I'd suggest before iterating over the links, add a #default_current_window = #driver.window_handle. This will allow you to always return back to the correct window at the end of your script when you call #driver.switch_to.window(#default_current_window).
In your #links iterator, instead of iterating over all the possible windows that could be displayed, use #driver.switch_to.window(#driver.window_handles.last). This will switch to the most recently displayed new window (and it only needs to happen once per link click!).
You can DRY up your inputs and form code by doing something like this:
inputs = []
inputs << #driver.find_elements(:tag_name => "input")

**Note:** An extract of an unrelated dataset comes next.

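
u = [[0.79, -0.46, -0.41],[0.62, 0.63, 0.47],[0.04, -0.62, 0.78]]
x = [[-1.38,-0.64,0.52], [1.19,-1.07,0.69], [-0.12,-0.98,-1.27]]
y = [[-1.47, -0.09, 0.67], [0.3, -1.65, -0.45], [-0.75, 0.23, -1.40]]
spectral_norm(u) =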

inputs << #driver.find_elements(:tag_name => "form")
inputs.flatten
inputs.each do |i|
begin
i.send_keys "value"
i.submit
rescue e
puts "ERROR: #{e.message}"
end
end
Please note how I just added all of the elements you wanted SWD to find into a single array variable that you iterate over. Then, when something bad happens, a single rescue is needed (I assume you don't want to automatically quit from there, which is why you just want to print the message to the screen).
Learning to DRY up your code and use external gems will help you achieve a lot of what you are trying to do, and at a faster pace.